L’éthologie a rallié des disciplines très variées pour croiser les regards sur l’étude du comportement et du cerveau.

Point de rats ni de souris dans le laboratoire d’éthologie de Rennes, mais des étourneaux, des cailles et des connaissances reconnues sur le cheval(1), son comportement et les relations mère/jeune. « Cette relation très exclusive de la jument avec son poulain, le plus souvent unique, s’apparente à la situation humaine, explique Martine Hausberger, directrice de ce laboratoire(2). Nous portons une attention particulière à l’environnement. Nous considérons le cerveau comme une résultante de l’environnement et pas uniquement comme celui dont le dysfonctionnement induit des problèmes de comportement. Cette approche est assez originale. »

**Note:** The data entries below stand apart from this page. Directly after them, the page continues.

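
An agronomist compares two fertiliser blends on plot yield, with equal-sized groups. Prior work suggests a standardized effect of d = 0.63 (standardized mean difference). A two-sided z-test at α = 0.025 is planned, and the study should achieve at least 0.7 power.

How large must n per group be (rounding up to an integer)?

For power 0.7 need Φ(δ − z_{0.0125}) = 0.7, so δ = z_{0.0125} + z_{0.30} = 2.241 + 0.524 = 2.766.
(For δ > 0 the lower-tail rejection region contributes negligibly to power, so the one-term inversion is standard.)
δ = d·√(n/2) ⇒ n = 2(δ/d)² = 2 × (2.766 / 0.63)² = 38.55.
Rounding up, n = 39 per group.

n = 39 per group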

Apprentissage et lien social

Une étude menée chez les étourneaux a montré qu’élevés de façon isolée ou en groupes de jeunes privés de la présence d’adultes apprenants ou simplement sans lien social avec eux, les oisillons présentent des dysfonctionnements du cerveau au niveau du système auditif. « Ces connaissances sur les conditions d’apprentissage impliquent aussi la question du lien social. Elles peuvent donc être rapprochées de l’étude des enfants sourds et autistes », poursuit-elle. Des sujets qui sont notamment traités par le laboratoire de psychologie cognitive, le CRP2C(3) de l’Université Rennes2. Plusieurs projets communs ont été montés au cours des années, entre éthologues et psychologues, mais la collaboration manquait de visibilité. « Nous avons eu envie de formaliser les liens, de créer une vitrine », poursuit-elle. D’où la création, en 2008, à l’échelle de la région, du Groupement d’intérêt scientifique (Gis) Cerveau-comportement-société (CCS), que Martine Hausberger dirige aujourd’hui, avec Jacques Juhel, directeur du CRP2C.

Le Gis dépasse largement ces deux disciplines : il regroupe une quinzaine d’équipes de neurologues, psychiatres, spécialistes de l’imagerie médicale et du traitement du signal, mais aussi des sociolinguistes, des philosophes ainsi que des économistes et des juristes. Une diversité remarquable, « qui nous permet de confronter les différentes approches développées autour du comportement, poursuit Martine Hausberger. Les économistes étudient, par exemple, le comportement des consommateurs avec des outils et une méthodologie qui ne sont pas les mêmes que ceux des éthologues. »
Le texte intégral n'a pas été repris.